Les maladies mentales graves, comme la schizophrénie et les troubles bipolaires, sont souvent abordées sous l’angle de la santé mentale, mais ce que l’on sait moins, c’est qu’elles impactent aussi fortement la santé physique. Un lien surprenant mais bien documenté relie les psychoses aux maladies cardiovasculaires, amplifiant ainsi le risque de crises cardiaques et d’AVC chez ces patients. Un cocktail explosif qui appelle à une prise de conscience urgente.

Quand le cœur pâtit du cerveau

Selon plusieurs études, les personnes souffrant de psychoses ont une espérance de vie réduite de 15 à 20 ans par rapport à la population générale, et cela s’explique en grande partie par un taux élevé de maladies cardiovasculaires. Une étude publiée dans The Lancet Psychiatry (2018) révèle que les troubles psychiatriques sont associés à une incidence plus élevée d’événements cardiovasculaires graves tels que les infarctus du myocarde et les AVC. Ce risque est particulièrement marqué dans les cinq premières années après le diagnostic.

De même, une étude rétrospective menée en 2015 par l’Université de Lorraine chez les patients hospitalisés pour trouble psychotique ou schizophrénie dans 5 hôpitaux psychiatriques français afin d’évaluer la prévalence des maladies cardiovasculaires dans cette population a conclu que les maladies cardiovasculaires sévères nécessitant une prise en charge hospitalière et les facteurs de risques cardiovasculaires sont fréquents chez les patients présentant un trouble psychotique ou une schizophrénie et se déclarent à un âge plus jeune que dans la population générale.

Mais pourquoi ce lien ? Plusieurs facteurs sont en jeu :

  1. Effets des médicaments antipsychotiques : S’ils sont essentiels au traitement des troubles mentaux, certains antipsychotiques de première et deuxième génération provoquent une prise de poids, augmentent le cholestérol et favorisent la résistance à l’insuline, augmentant ainsi le risque de diabète et d’hypertension. Ces conditions sont connues pour être des catalyseurs majeurs des maladies cardiovasculaires.
  2. Mode de vie : Les personnes atteintes de psychoses sont souvent plus sédentaires, ont une alimentation déséquilibrée et un accès limité aux soins préventifs. La dépression, fréquemment associée aux psychoses, peut également mener à des comportements à risque comme la consommation excessive de tabac et d’alcool, deux facteurs de risque cardiovasculaire majeurs.
  3. Inflammation chronique : Des recherches récentes, suggèrent que les troubles psychotiques provoquent une inflammation systémique, un facteur clé dans l’athérosclérose, maladie caractérisée par l’accumulation de plaques dans les artères. Cette inflammation chronique pourrait jouer un rôle direct dans le développement des maladies cardiovasculaires.

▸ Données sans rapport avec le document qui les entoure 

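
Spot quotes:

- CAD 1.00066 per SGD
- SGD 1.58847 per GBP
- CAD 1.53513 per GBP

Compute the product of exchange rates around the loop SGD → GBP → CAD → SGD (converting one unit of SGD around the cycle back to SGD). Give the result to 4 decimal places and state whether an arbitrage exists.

Around SGD → GBP → CAD → SGD: 1 ÷ 1.58847 × 1.53513 ÷ 1.00066 = 0.965783
Product < 1; profitable direction is SGD → CAD → GBP → SGD.

0.9658 (arbitrage exists)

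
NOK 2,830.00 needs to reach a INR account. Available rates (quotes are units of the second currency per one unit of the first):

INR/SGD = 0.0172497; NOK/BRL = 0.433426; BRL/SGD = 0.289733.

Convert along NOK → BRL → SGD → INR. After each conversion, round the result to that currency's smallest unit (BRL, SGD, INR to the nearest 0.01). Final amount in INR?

INR 20,602.68

NOK 2,830.00 × 0.433426 = BRL 1,226.60
BRL 1,226.60 × 0.289733 = SGD 355.39
SGD 355.39 ÷ 0.0172497 = INR 20,602.68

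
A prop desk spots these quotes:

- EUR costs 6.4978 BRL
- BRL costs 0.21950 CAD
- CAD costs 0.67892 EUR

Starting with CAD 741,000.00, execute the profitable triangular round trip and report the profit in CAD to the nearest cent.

Profitable loop is CAD → BRL → EUR → CAD:
CAD 741,000.00 ÷ 0.21950 = BRL 3,375,854.21
BRL 3,375,854.21 ÷ 6.4978 = EUR 519,538.03
EUR 519,538.03 ÷ 0.67892 = CAD 765,241.90
Profit = CAD 765,241.90 − CAD 741,000.00

Profit: CAD 24,241.90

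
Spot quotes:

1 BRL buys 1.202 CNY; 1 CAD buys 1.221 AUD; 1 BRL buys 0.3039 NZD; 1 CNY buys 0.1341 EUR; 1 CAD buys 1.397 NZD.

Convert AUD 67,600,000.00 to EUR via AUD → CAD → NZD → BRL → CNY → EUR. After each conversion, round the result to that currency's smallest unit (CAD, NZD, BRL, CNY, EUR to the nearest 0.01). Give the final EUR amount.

AUD 67,600,000.00 ÷ 1.221 = CAD 55,364,455.36
CAD 55,364,455.36 × 1.397 = NZD 77,344,144.14
NZD 77,344,144.14 ÷ 0.3039 = BRL 254,505,245.61
BRL 254,505,245.61 × 1.202 = CNY 305,915,305.22
CNY 305,915,305.22 × 0.1341 = EUR 41,023,242.43

EUR 41,023,242.43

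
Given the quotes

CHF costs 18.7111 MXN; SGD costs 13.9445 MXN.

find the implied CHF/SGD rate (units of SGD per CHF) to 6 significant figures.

CHF/SGD = 1.34183

1 CHF × 18.7111 = 18.7111 MXN
18.7111 MXN ÷ 13.9445 = 1.34183 SGD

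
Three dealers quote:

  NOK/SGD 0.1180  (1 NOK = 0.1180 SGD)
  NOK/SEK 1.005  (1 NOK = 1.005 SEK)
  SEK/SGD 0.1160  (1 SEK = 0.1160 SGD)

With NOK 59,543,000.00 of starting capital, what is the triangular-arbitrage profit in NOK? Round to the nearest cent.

Profit: NOK 725,262.14

Profitable loop is NOK → SGD → SEK → NOK:
NOK 59,543,000.00 × 0.1180 = SGD 7,026,074.00
SGD 7,026,074.00 ÷ 0.1160 = SEK 60,569,603.45
SEK 60,569,603.45 ÷ 1.005 = NOK 60,268,262.14
Profit = NOK 60,268,262.14 − NOK 59,543,000.00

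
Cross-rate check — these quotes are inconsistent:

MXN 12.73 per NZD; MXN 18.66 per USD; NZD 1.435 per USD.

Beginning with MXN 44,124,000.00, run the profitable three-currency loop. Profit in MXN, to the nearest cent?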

Des vies en jeu : l’inégalité face à la prévention

Le plus alarmant, c’est que la prévention des maladies cardiovasculaires est souvent négligée chez les patients souffrant de troubles psychotiques. Un rapport de The British Journal of Psychiatry souligne que ces patients sont moins souvent dépistés pour l’hypertension, le diabète, et autres facteurs de risque cardiaque que le reste de la population, malgré leur vulnérabilité accrue. Pourtant, des stratégies simples existent : la surveillance régulière du poids, du taux de sucre dans le sang et de la pression artérielle pourrait faire une grande différence.

Inverser la tendance

Le premier pas pour changer cette trajectoire ? Une meilleure sensibilisation, autant des soignants que des patients eux-mêmes. Les cardiologues et psychiatres doivent travailler main dans la main pour mettre en place des approches de soin intégrées. Il est urgent de généraliser des pratiques comme l’évaluation régulière des facteurs de risque cardiovasculaire, parallèlement au suivi psychiatrique.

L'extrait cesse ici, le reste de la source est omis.